# Grouse Hunt 10-18-2008



## Stuffinducks (Sep 19, 2007)

Well, I decided to go hunt for some forest grouse this afternoon. I took my youngest son Wyatt and a very good friend. I took them to my little honey hole that I used to hunt 15 to 20 years ago. Well...let's say their are still some ruffies around!

Had a wonderful afternoon walking around in the beautiful mountains today. BTW...this is Wyatts 1st Ruffy. Congrats Son. Here are some pics, enjoy.


----------



## Jonny Utah (Jul 4, 2008)

Very nice. Will this be going on the wall? Were you nervous with all the deer hunters or were you guys far away from the roads where the road hunters were not a factor?


----------



## REPETER (Oct 3, 2007)

Nice pics, thanks for sharing.


----------



## utfireman (Sep 7, 2007)

Looks good Jeff, I got sore leg's and I am tired. All I saw was lots of little buck's and elk. I should have loaded up the dog's and the scatter gun and come and done so real hunting.


----------



## InvaderZim (Sep 7, 2007)

Nice work to you both!


----------



## Ryfly (Sep 13, 2007)

Way cool! Congrats to your son. That's a nice fan on that one.


----------



## vdogs (Sep 22, 2007)

Very cool! Looks like one very happy Son..and one very proud Dad! Nice goin'!

Rick


----------



## Red-Grouse (Sep 22, 2007)

That is an exceptional male ruffie............very nice


----------



## hunter_orange13 (Oct 11, 2008)

thats a citori, right???

nice job! i went out the day b4 that with the bow! 
congrats, and keep it up! 1 is just the begining!


----------



## BugBuilder (Oct 17, 2007)

Nice bird Jeff.
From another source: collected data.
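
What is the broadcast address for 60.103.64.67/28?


Network: 60.103.64.64/28
Host bits = 4
Set all host bits to 1:
Broadcast: 60.103.64.79


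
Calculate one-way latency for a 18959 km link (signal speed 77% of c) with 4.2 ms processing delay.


Speed = 0.77 * 3e5 km/s = 231000 km/s
Propagation delay = 18959 / 231000 = 0.0821 s = 82.0736 ms
Processing delay = 4.2 ms
Total one-way latency = 86.2736 ms


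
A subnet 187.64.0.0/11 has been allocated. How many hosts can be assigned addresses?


Host bits = 32 - 11 = 21
Total addresses = 2^21 = 2097152
Usable = total - 2 (network and broadcast)
Usable hosts: 2097150


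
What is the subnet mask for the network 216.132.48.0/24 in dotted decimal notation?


/24 means 24 network bits, 8 host bits
Binary: 11111111111111111111111100000000
Mask: 255.255.255.0


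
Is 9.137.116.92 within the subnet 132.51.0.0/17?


Subnet network: 132.51.0.0
Test IP AND mask: 9.137.0.0
No, 9.137.116.92 is not in 132.51.0.0/17


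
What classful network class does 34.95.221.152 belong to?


First octet: 34
Binary: 00100010
0xxxxxxx -> Class A (1-126)
Class A, default mask 255.0.0.0 (/8)


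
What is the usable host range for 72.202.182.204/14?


Network: 72.200.0.0
Broadcast: 72.203.255.255
First usable = network + 1
Last usable = broadcast - 1
Range: 72.200.0.1 to 72.203.255.254


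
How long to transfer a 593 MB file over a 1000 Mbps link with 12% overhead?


Effective throughput = 1000 * (1 - 12/100) = 880 Mbps
File size in Mb = 593 * 8 = 4744 Mb
Time = 4744 / 880
Time = 5.3909 seconds


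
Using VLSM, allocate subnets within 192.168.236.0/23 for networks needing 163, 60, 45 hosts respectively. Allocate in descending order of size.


163 hosts -> /24 (254 usable): 192.168.236.0/24
60 hosts -> /26 (62 usable): 192.168.237.0/26
45 hosts -> /26 (62 usable): 192.168.237.64/26
Allocation: 192.168.236.0/24 (163 hosts, 254 usable); 192.168.237.0/26 (60 hosts, 62 usable); 192.168.237.64/26 (45 hosts, 62 usable)


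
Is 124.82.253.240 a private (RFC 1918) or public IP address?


RFC 1918 private ranges:
  10.0.0.0/8 (10.0.0.0 - 10.255.255.255)
  172.16.0.0/12 (172.16.0.0 - 172.31.255.255)
  192.168.0.0/16 (192.168.0.0 - 192.168.255.255)
Public (not in any RFC 1918 range)


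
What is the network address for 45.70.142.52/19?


IP:   00101101.01000110.10001110.00110100
Mask: 11111111.11111111.11100000.00000000
AND operation:
Net:  00101101.01000110.10000000.00000000
Network: 45.70.128.0/19


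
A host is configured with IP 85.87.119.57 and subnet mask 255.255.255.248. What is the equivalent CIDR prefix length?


Binary: 11111111.11111111.11111111.11111000
Count leading 1s
Prefix: /29


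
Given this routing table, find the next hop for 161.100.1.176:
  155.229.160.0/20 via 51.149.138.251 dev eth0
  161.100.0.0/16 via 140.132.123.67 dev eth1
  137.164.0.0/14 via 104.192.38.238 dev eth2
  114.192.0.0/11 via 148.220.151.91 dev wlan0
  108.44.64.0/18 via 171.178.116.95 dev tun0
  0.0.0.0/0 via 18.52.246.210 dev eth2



Longest prefix match for 161.100.1.176:
  /20 155.229.160.0: no
  /16 161.100.0.0: MATCH
  /14 137.164.0.0: no
  /11 114.192.0.0: no
  /18 108.44.64.0: no
  /0 0.0.0.0: MATCH
Selected: next-hop 140.132.123.67 via eth1 (matched /16)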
I went for a walk myself on friday before it got too crazy on Saturday and got one myself. It was with my new 20 guage I got for Christmas last year so I was excited to get a shot at something besides clay birds with it. It is lighter to carry then my citori while looking for chukars!

BugBuilder


----------



## bwhntr (Sep 12, 2007)

Very nice Jeff, Congrats!!!


----------



## Stuffinducks (Sep 19, 2007)

Bugbuilder,

Nice pic/bird and pretty O/U shotgun, Congrats. hunter_orange13...no that is not a Citori, It's a Winchester/Huglu model purchased in Turkey. I was on a deployment their (3 times in 5 years) and I purchased one while in that country.

It has a Winchester Receiver made in Italy, but a Turkish hulgu barrel. I guess it's a hybrid, right :roll: I just liked it for being a field model, it's a 12 gauge...and I love it!

Hey, and thanks guys for the kind words of encouragement. My son loves to read this post everyday. 

SD


----------